Bütün bunlar bir yandan görkemli ve cesaret verici görünmektedir. Ancak diğer yandan endişe yaratmaktadır. Çünkü genetik manipülasyonlar teorik olarak sadece iyi ve barışçıl amaçlar için kullanılamamaktadır. Çin’de ikiz DNA ile deneyler yaptıktan sonra UNESCO, bu tür manipülasyonların güvenliğini güvenilir bulmamıştır. Bir şekilde kanıtlanana kadar yeni doğanlarda gen modifikasyonunu yasaklama girişiminde de bulunmuştur.

Sorunun etik yönü

1997’de UNESCO, insan germ hattına genetik müdahaleye karşı bir moratoryum öneren İnsan Genomu ve Hakları Evrensel Beyannamesi’ni reddetmiştir. Ayrıca Aralık 2015’te insan genomunun düzenlenmesi, gametositlerin ve embriyoların kalıtsal değişiklikler oluşturmak için modifiye edilmesi konulu uluslararası zirvede yayınlamıştır. Buna göre insanlar sorumsuz olarak ilan edilmiştir. Genetik mühendisler topluluğu ise çoğunlukla, bu tür deneylerin şu anda erken olduğuna inanmaktadır. Ayrıca daha derin araştırma ve tartışma gerektirdiğine de inanılmaktadır.

Klonlama konusu uzun zamandır ufukta görünmektedir. “İnsan nakli için organlarını almak için klonları büyütmek etik midir?” sorusu her zaman gündeme gelmektedir. Bu büyük soruya, tek bir bakış açısının olmaması kesinlikle normaldir. Çünkü bu tür tartışmaların amacı tam olarak doğru ifadeyi bulmaktır. Bu nedenle potansiyel olarak tasarruf etmek için kullanılmalıdır. Ancak aynı zamanda çok tehlikeli bilgiyi de düzenlemektir.

Bilinmeyen korkusu

Genetik mühendisliği alanındaki olayların gelişimi için birçok seçenek vardır. Ayrıca bunların hepsi çalışılmamıştır. Bununla birlikte prensip olarak bilinmemektedir. Bu nedenle, tutarlı bir şekilde sabitlenmeli ve düzenlenmelidir.

Doğal olarak korkuların çoğu, olayların gelişiminin kötü senaryolarından kaynaklanmaktadır. Genel olarak, her şey insanlara yardım etmek ve yeni ilaçlar icat etmekle başlamaktadır. Ancak o zaman bir insan, çocuğunu sarı saçlı ve yeşil gözlü yapmayı isteyebilecektir. Ayrıca kötü düşünceler nedeni ile acıdan korkmayan evrensel askerlerden oluşan bir ordu yaratmayı arzulayabilmektedir.
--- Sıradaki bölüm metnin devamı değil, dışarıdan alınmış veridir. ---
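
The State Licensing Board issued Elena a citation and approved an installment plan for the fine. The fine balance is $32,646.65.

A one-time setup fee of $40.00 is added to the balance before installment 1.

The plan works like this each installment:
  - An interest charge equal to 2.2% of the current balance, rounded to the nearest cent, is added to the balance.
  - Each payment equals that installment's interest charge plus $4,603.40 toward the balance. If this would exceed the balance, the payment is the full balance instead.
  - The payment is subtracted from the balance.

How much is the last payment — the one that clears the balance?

Installment 1: opening $32,686.65; interest $719.11 → $33,405.76; payment $5,322.51; balance $28,083.25
Installment 2: opening $28,083.25; interest $617.83 → $28,701.08; payment $5,221.23; balance $23,479.85
Installment 3: opening $23,479.85; interest $516.56 → $23,996.41; payment $5,119.96; balance $18,876.45
Installment 4: opening $18,876.45; interest $415.28 → $19,291.73; payment $5,018.68; balance $14,273.05
Installment 5: opening $14,273.05; interest $314.01 → $14,587.06; payment $4,917.41; balance $9,669.65
Installment 6: opening $9,669.65; interest $212.73 → $9,882.38; payment $4,816.13; balance $5,066.25
Installment 7: opening $5,066.25; interest $111.46 → $5,177.71; payment $4,714.86; balance $462.85
Installment 8: opening $462.85; interest $10.18 → $473.03; payment $473.03; balance $0.00

$473.03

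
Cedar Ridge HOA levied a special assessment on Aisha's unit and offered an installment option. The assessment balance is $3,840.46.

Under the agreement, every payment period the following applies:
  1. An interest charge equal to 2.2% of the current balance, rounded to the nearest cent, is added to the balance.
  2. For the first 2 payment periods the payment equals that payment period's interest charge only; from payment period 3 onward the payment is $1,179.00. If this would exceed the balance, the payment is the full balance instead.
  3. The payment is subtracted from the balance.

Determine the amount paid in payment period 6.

$494.81

Payment period 1: opening $3,840.46; interest $84.49 → $3,924.95; payment $84.49; balance $3,840.46
Payment period 2: opening $3,840.46; interest $84.49 → $3,924.95; payment $84.49; balance $3,840.46
Payment period 3: opening $3,840.46; interest $84.49 → $3,924.95; payment $1,179.00; balance $2,745.95
Payment period 4: opening $2,745.95; interest $60.41 → $2,806.36; payment $1,179.00; balance $1,627.36
Payment period 5: opening $1,627.36; interest $35.80 → $1,663.16; payment $1,179.00; balance $484.16
Payment period 6: opening $484.16; interest $10.65 → $494.81; payment $494.81; balance $0.00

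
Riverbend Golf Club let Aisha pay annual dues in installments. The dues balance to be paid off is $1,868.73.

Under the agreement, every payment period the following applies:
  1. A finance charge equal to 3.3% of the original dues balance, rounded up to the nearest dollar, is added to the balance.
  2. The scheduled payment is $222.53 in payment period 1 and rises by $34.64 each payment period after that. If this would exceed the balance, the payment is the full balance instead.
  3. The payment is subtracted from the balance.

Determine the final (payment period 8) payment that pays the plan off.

$79.58

# | Opening | Interest | Payment | End bal
1 | $1,868.73 | $62.00 | $222.53 | $1,708.20
2 | $1,708.20 | $62.00 | $257.17 | $1,513.03
3 | $1,513.03 | $62.00 | $291.81 | $1,283.22
4 | $1,283.22 | $62.00 | $326.45 | $1,018.77
5 | $1,018.77 | $62.00 | $361.09 | $719.68
6 | $719.68 | $62.00 | $395.73 | $385.95
7 | $385.95 | $62.00 | $430.37 | $17.58
8 | $17.58 | $62.00 | $79.58 | $0.00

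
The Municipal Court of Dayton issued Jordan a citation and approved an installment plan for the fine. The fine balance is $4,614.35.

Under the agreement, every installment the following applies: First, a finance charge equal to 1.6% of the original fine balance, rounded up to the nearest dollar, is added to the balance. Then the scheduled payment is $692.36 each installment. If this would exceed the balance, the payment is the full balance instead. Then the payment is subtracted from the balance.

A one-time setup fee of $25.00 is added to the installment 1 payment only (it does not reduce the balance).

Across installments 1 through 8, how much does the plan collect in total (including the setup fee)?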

Bir sosyal filozof olan Oleg Dolgitsky, modern toplumun kültürel ve ekonomik olarak çok heterojen olduğunu, genomu önemli ölçüde değiştirebilecek herhangi bir yöntemin yalnızca sınıf için değildir. Aynı zamanda “birinci dünya” temsilcilerinin önemli ölçüde değişebileceği tür tabakalaşması için de koşullar yaratabileceğini belirtmektedir. Daha az varlıklı insanların aksine hayatlarını uzatın ve herhangi bir hastalıktan korkmayın. Çatışmaların en ciddi zemini budur.
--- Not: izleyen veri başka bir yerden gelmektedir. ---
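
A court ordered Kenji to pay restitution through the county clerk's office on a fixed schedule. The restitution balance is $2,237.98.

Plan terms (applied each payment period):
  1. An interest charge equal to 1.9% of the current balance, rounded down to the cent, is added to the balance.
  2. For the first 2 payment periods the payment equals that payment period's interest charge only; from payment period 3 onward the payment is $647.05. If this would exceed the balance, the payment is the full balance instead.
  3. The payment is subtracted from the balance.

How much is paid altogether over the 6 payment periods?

$2,423.30

Payment period 1: opening $2,237.98; interest $42.52 → $2,280.50; payment $42.52; balance $2,237.98
Payment period 2: opening $2,237.98; interest $42.52 → $2,280.50; payment $42.52; balance $2,237.98
Payment period 3: opening $2,237.98; interest $42.52 → $2,280.50; payment $647.05; balance $1,633.45
Payment period 4: opening $1,633.45; interest $31.03 → $1,664.48; payment $647.05; balance $1,017.43
Payment period 5: opening $1,017.43; interest $19.33 → $1,036.76; payment $647.05; balance $389.71
Payment period 6: opening $389.71; interest $7.40 → $397.11; payment $397.11; balance $0.00
Total paid: $2,423.30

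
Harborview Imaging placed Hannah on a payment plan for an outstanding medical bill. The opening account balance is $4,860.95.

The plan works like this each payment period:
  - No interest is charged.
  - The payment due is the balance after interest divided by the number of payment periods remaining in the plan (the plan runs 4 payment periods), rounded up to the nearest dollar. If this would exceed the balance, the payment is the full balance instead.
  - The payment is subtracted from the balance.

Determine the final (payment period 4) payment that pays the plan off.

Payment period 1: $4,860.95 − $1,216.00 → $3,644.95
Payment period 2: $3,644.95 − $1,215.00 → $2,429.95
Payment period 3: $2,429.95 − $1,215.00 → $1,214.95
Payment period 4: $1,214.95 − $1,214.95 → $0.00

$1,214.95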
Uzmanlar, genetik mühendisliğinin tıbbın geleceği olduğuna inanmaktadır. Bebeği ömür boyu hastalığın baskısından kurtarmak, kanserli insanları iyileştirmek, HIV’e çare bulmak vb. için gerekmektedir. Genetik mühendisliği tüm bunların arkasında duracaktır. Aynı zamanda bir kişinin, göz rengini değiştirme veya kalıtsal bir hastalığı önleme arzusu bunun ilerlemesinde etkili olacaktır. Bu nedenle tüm risklere rağmen, yalnızca gelişimi büyüyecektir. Ayrıca bu süreci durdurmak artık mümkün değil gibi görünmektedir.